Dio pregò tanto, che accordolle al fine

Fra le cose celesti aver dimora.

E giunta al beatifico confine

Non si spogliò delle terrestri membra,

Ma degli affetti e dell’inutil crine.

Ora è donna qual fu, ma tal non sembra;

Ha l’aspetto mortale e il cuor divino,

E del primo esser suo non si rimembra.

Più non rimembra che l’avea il destino

Collocata fra gli agi, in nobil tetto,

Fra lo splendor del veneto domino;

E dell’illustre genitor l’affetto,

E della madre l’amoroso affanno,

Rammenta sì, ma non le turba il petto.

Anzi sua gioia e suo piacer si fanno

Le rimembranze dei materni esempi,

E le suore e i germani in cuor le stanno;

Ché l’egregia famiglia ai tristi tempi

Non conforma il disio, ma virtù apprezza,

E abborre il vizio, e non perdona agli empi.

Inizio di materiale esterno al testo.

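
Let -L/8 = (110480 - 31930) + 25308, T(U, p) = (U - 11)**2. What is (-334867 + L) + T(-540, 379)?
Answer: -862130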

E la prode donzella, ai voli avvezza

Di santa educazion dal pio consiglio,

Giunse in tenera etade a tanta altezza;

E trattenuta nel comune esiglio

L’anima grande dalla terrea veste,

Ha rivolto all’empireo il cuore e il ciglio.

Donne, garrule donne al mondo infeste,

Non dite, no, che la natura impegna.

Vergine saggia alle fanciulle oneste

Ad esser sante, anche vivendo, insegna.